Housing affordability and availability


Housing and home

Housing affordability and availability

Home ownership provides substantial economic and social benefits. In addition to wealth creation and financial security, home ownership is the basis for a number of positive social, family and community outcomes.

Availability of affordable homes for purchase

This measure shows the number of homes built or sold that are affordable for low- and moderate-income households. Access to good quality, affordable housing is fundamental to wellbeing.

In 2019-20 in the ACT, 55 homes built or sold were affordable (per 1,000 low- and moderate-income households). This is the latest year for which this measure is available.

Over time, this figure has varied. In the latest available period, the ACT built or sold a greater number of affordable homes per 1,000 low-and moderate-income households than any other Australian jurisdiction (with the national figure being 33).

Line graph of rate of affordable homes built or sold for low- and moderate-income households, in 2-year intervals from 2014 to 2020. In 2020, 55.1 homes built or sold (per 1,000 low- and moderate-income households) were affordable compared to 40.7 in 2018.

This measure relies on calculations independently prepared by the Australian Bureau of Statistics (ABS) for the Productivity Commission’s Report on Government Services. The calculations use the Survey of Income and Housing and ABS analysis of real estate and Valuer General data. The ACT does not separately calculate this information.

Low-and moderate-income households are those with incomes in the bottom 40% (low) to 60% (moderate). Housing costs are affordable when the household spends no more than 30% of their gross income on mortgage payments.

Affordable home purchase

This measure shows the proportion of median family income needed to meet the average repayments of new home loans.

This is important because it impacts how much money households have to spend on other things and can provide a signal of mortgage stress.

In September 2022, 31.7% of median family income was needed to meet average repayments on new home loans. This is lower than the Australian result of 42.2%. This suggests that housing is, on average, more affordable for families in Canberra than in most other parts of Australia. It also indicates that an income larger than median family income is needed to avoid living in mortgage stress on average new home loan mortgages.

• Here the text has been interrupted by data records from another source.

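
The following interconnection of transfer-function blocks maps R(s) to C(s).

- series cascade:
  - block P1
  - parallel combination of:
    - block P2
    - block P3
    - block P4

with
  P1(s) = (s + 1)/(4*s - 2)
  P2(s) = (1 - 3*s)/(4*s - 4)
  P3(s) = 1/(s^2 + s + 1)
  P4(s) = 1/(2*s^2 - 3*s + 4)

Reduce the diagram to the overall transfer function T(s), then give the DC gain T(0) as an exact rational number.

1. sum the parallel branches P2, P3, P4 -> (-6*s^5 + 5*s^4 + 2*s^3 - 20*s^2 + 17*s - 16)/(8*s^5 - 12*s^4 + 16*s^3 - 8*s^2 + 12*s - 16)
2. multiply P1, (P2+P3+P4) (series) -> (-6*s^6 - s^5 + 7*s^4 - 18*s^3 - 3*s^2 + s - 16)/(32*s^6 - 64*s^5 + 88*s^4 - 64*s^3 + 64*s^2 - 88*s + 32)
Evaluating the step-2 result (the overall T(s)) at s = 0 gives T(0) = -16/32 = -1/2.

Hence the answer: -1/2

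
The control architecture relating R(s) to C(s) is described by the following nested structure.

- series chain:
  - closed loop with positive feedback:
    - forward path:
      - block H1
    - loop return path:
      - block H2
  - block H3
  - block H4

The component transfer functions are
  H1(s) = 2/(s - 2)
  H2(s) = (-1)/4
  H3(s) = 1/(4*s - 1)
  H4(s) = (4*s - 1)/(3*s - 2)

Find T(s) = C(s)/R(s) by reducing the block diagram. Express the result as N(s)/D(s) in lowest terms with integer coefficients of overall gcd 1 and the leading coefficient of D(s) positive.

First reduce the diagram to T(s).

Step 1. reduce the feedback loop with forward H1 and return H2; result 4/(2*s - 3)
Step 2. cascade [H1/(1-H1*H2)], H3, H4: this yields T(s), and no further normalization is needed

Answer: 4/(6*s^2 - 13*s + 6)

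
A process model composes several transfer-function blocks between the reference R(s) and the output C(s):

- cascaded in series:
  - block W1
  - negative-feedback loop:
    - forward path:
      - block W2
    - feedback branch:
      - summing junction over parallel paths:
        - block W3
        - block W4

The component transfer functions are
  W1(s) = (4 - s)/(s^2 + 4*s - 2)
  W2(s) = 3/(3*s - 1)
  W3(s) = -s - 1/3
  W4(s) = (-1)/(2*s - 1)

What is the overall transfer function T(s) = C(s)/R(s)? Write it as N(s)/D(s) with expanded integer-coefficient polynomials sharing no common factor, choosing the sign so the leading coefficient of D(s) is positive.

First reduce the diagram to T(s).

(1) add W3, W4 (parallel); result (-6*s^2 + s - 2)/(6*s - 3)
(2) close the feedback loop around W2, (W3+W4); result (3 - 6*s)/(4*s + 1)
(3) combine W1, [W2/(1+W2*(W3+W4))] in series, giving the overall T(s)

Answer: (6*s^2 - 27*s + 12)/(4*s^3 + 17*s^2 - 4*s - 2)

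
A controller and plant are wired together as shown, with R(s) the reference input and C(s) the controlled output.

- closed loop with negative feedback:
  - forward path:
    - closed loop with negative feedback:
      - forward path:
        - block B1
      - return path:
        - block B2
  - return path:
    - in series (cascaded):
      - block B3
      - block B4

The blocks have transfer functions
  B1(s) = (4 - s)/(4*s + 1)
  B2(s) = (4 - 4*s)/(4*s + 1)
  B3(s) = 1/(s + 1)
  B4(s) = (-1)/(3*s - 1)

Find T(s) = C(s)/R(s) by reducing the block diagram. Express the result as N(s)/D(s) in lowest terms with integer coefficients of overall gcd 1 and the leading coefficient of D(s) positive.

First reduce the diagram to T(s).

Step 1 - reduce the feedback loop with forward B1 and return B2, giving (-4*s^2 + 15*s + 4)/(20*s^2 - 12*s + 17)
Step 2 - cascade B3, B4, giving (-1)/(3*s^2 + 2*s - 1)
Step 3 - apply the feedback formula to [B1/(1+B1*B2)], (B3*B4) - this is the overall T(s), already in the required normalized form

Answer: (-12*s^4 + 37*s^3 + 46*s^2 - 7*s - 4)/(60*s^4 + 4*s^3 + 11*s^2 + 31*s - 21)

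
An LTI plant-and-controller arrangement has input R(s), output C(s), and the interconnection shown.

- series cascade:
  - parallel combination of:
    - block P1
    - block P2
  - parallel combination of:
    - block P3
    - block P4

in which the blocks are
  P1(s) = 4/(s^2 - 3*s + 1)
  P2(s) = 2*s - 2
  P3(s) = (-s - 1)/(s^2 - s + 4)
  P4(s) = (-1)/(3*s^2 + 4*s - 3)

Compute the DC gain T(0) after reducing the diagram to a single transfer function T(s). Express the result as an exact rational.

Answer: 1/6

Working:
Step 1. reduce the parallel group P1, P2 -> (2*s^3 - 8*s^2 + 8*s + 2)/(s^2 - 3*s + 1)
Step 2. add P3, P4 (parallel) -> (-3*s^3 - 8*s^2 - 1)/(3*s^4 + s^3 + 5*s^2 + 19*s - 12)
Step 3. cascade (P1+P2), (P3+P4) -> (-6*s^6 + 8*s^5 + 40*s^4 - 72*s^3 - 8*s^2 - 8*s - 2)/(3*s^6 - 8*s^5 + 5*s^4 + 5*s^3 - 64*s^2 + 55*s - 12)
That last expression is T(s); at s = 0 only the constant terms survive, so T(0) = -2/(-12) = 1/6.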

Over time, people in the ACT are spending a higher proportion of family income on housing and this measure is now at its highest recorded level. The ACT increase aligns with increases seen in other jurisdictions.

Real Estate Institute of Australia, Housing Affordability Report.

Line graph of the proportion of median family income needed to meet the average repayments of new home loans in the ACT, by quarter from quarter 3 2014 to quarter 3 2022. In September (quarter 3) 2022, 31.7% of median family income was needed to meet average repayments on new home loans compared to 24.9% in September (quarter 3) 2021.

Data is based on the median family income.